Le café dans sa tasse était froid, devant lui, un marin du bureau du personnel naval le regardait à travers la connexion de l’omni-home DL. Le projecteur trois points rendait le relief de son visage et malgré la réduction de l’image, Simon avait la désagréable impression d’avoir le mataf assis dans son salon.
_ Désolé sergent, c’est ce à quoi sert votre pension d’invalidité.
_ Non, c’est là où vous vous trompez ; ma pension est une réparation pour l’invalidité permanente que j’ai contractée au service de la nation… Les frais annexes, médicaux et de transport doivent être pris en charge par le bureau du personnel naval jusqu’à ce qu’un médecin militaire estime que j’aie regagné le maximum de motricité possible.
_ Sergent Pelles, vous n’êtes plus sur le rôle de paye du département de la marine, de facto vous ne dépendez donc plus de nous.
Simon perdait son calme, le petit planqué semblait ignorer complètement ce à quoi IL AVAIT DROIT.
_ Je ne suis plus un membre du personnel actif, mais j’appartiens toujours à ces putains de forces armées américaines ! Aucun médecin n’a signé le E-114 à ma sortie de Gateway, j’ai mon bon de sortie sous les yeux et il n’y est aucunement fait mention de décharge de responsabilité pour regain d’autonomie.
_ Prenez contact avec la veteran administration ou le programme marine for life, je ne peux rien faire pour vous dans l’état actuel des choses.
_ Ah oui ? Et bien rendez moi mes jambes et les trente ans de ma vie que j’ai consacrés à ce pays !
_ Je dois raccrocher monsieur Pelles…
Et il raccrocha, Simon était furieux ; quelque part, un obscur scribouillard avait coché la mauvaise case sur son dossier et à présent la machine disait que Simon Pelles n’était plus un marine… Il avait de l’argent, d’assez coquettes économies d’ailleurs, mais c’était une question de principe, de fierté aussi ; on lui devait ces soins.
«Pelles, tu étais bien jeune et con quand tu t’es engagé… Je n’ai même pas pensé à ce que je ferai une fois de retour ici.
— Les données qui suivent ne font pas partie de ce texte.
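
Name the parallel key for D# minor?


Working:
Parallel keys share the same tonic but differ in mode
D# minor → parallel is D# major
= D# major


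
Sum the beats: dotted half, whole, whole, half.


Working:
Beat values:
  dotted half = 3 beats
  whole = 4 beats
  whole = 4 beats
  half = 2 beats
Sum = 3 + 4 + 4 + 2
= 13 beats


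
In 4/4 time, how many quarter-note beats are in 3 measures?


Step by step:
Time signature 4/4: the bottom number 4 means the quarter note gets one count
The top number 4 means 4 quarter-note beats per measure
Total = 4 × 3 measures
= 12 quarter-note beats


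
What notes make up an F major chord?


Major triad = root + major 3rd (4 semitones) + perfect 5th (7 semitones)
A triad on F stacks thirds, so the chord tones use letter names F-A-C
Root: F
Major 3rd above F: A
Perfect 5th above F: C
Chord = F A C


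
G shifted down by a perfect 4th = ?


Working:
perfect 4th: 4 letter names, 5 semitones
Letter: G - 3 → D
Pitch: G - 5 semitones, spelled as a D → D
= D


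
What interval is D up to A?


Solution.
Letter names: D → A spans 5 letter names → a 5th
Semitones: D → A = 7 half-steps
A 5th of 7 semitones is a perfect 5th
= perfect 5th


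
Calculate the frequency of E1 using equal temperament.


Let's work it out.
f = 440 × 2^(n/12) where n = semitones from A4
E1: -41 semitones from A4
f = 440 × 2^(-41/12)
f = 41.20 Hz


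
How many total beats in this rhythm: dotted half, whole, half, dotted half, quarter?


Let's work it out.
Beat values:
  dotted half = 3 beats
  whole = 4 beats
  half = 2 beats
  dotted half = 3 beats
  quarter = 1 beat
Sum = 3 + 4 + 2 + 3 + 1
= 13 beats


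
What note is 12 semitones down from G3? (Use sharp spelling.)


G3: chromatic position 7 in octave 3 → absolute = 3×12 + 7 = 43
Transpose down 12: 43 - 12 = 31
31 = 2×12 + 7 → G in octave 2
Result = G2


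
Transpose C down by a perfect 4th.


perfect 4th: 4 letter names, 5 semitones
Letter: C - 3 → G
Pitch: C - 5 semitones, spelled as a G → G
= G


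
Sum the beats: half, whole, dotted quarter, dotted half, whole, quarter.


Working:
Beat values:
  half = 2 beats
  whole = 4 beats
  dotted quarter = 1.5 beats
  dotted half = 3 beats
  whole = 4 beats
  quarter = 1 beat
Sum = 2 + 4 + 1.5 + 3 + 4 + 1
= 15.5 beats


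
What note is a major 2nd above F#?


A 2nd spans 2 letter names, so from F we land on G
A major 2nd = 2 semitones above F#
Spell G at that pitch: G#
= G#


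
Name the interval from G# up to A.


Solution.
Letter names: G → A spans 2 letter names → a 2nd
Semitones: G# → A = 1 half-step
A 2nd of 1 semitone is a minor 2nd
= minor 2nd


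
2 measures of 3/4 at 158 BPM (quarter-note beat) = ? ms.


Quarter-note beat duration = 60000 / 158 ms
Beats per measure (3/4) = 3
One measure = 3 × 60000 / 158 = 180000 / 158 ms
2 measures = 2 × 180000 / 158 = 360000 / 158
= 2278.5 ms


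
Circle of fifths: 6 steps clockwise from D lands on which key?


Step by step:
Each clockwise step on the circle of fifths moves up a perfect 5th
From D: D → A → E → B → F#/Gb → Db → Ab
= Ab


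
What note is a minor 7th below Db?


Let's work it out.
A 7th spans 7 letter names, so from D we land on E
A minor 7th = 10 semitones below Db
Spell E at that pitch: Eb
= Eb


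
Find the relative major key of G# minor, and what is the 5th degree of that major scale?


Let's work it out.
The relative major shares the key signature and is a minor 3rd above the minor tonic
A minor 3rd above G# is B
→ relative major of G# minor is B major
B major scale: B C# D# E F# G# A#
= B major; 5th degree = F#


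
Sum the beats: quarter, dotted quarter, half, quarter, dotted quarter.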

Vivre au jour le jour, mettre des ronds de côté sur un plan d’épargne ; moralité je ne connais quasiment personne ici et en plus le broyeur à paperasse se déchaîne contre moi. C’est une belle journée qui commence, ah oui, vraiment!»
Simon remballa tous ses justificatifs et son dossier médical, puis appela encore un taxi ; cette fois-ci il allait se rendre directement sur place, avoir son homme en face... Qu’il ait le culot de lui dire qu’il pouvait faire des claquettes avec ses guibolles en métal. Vingt minutes après il débarquait, mobilisant tout son calme, en terrain ami, la permanence des marines. L’endroit était petit, une annexe de quartier, mais il n’était pas trop loin de l’appartement. Il s’assit le long du mur, deux gosses étaient avant lui, un parlait au recruteur et l’autre feuilletait une brochure ventant la capacité de combat des marines par toutes les conditions.
_ Vous avez vu ça, vous croyez que je ferai un bon tireur d’élite ?
_ Non.
La réponse abrupte mit fin à l’embryon de conversation, Simon coula un regard en béton sur le gamin jusqu’à ce que celui-ci comprenne à qui il avait affaire ; soixante secondes plus tard, il prenait la porte de sa propre initiative, Simon se dérida et étouffa un petit rire. Enfin, ce fut son tour.
_ Sergent chef.
_ Monsieur.
_ Sergent major Pelles, 1er bataillon mobile du 3ème marine.
_ C’est un plaisir sergent, qu’est-ce que je peux faire pour vous ?
_ Je sors de Gateway et le bureau du personnel naval a fait une bourde sur mon dossier, ils m’ont coché E-114 alors que j’ai à peine attaqué ma rééducation. Tout ça me fait chaud en taxi, et les kinés ne sont pas donnés non plus.
_ Je comprends sergent, vous les avez contactés j’imagine ?
_ Oui, je suis tombé sur un empaffé de marin peu coopératif ; voilà mon bon de sortie, comme vous pouvez le lire, pas de E-114.
Le sous officier scanna le code barre du document et jeta un rapide coup d’œil au dossier de Simon.
_ Je vais leur scanner avec une bafouille de mon officier commandant, histoire qu’ils s’activent sur vos remboursements sergent.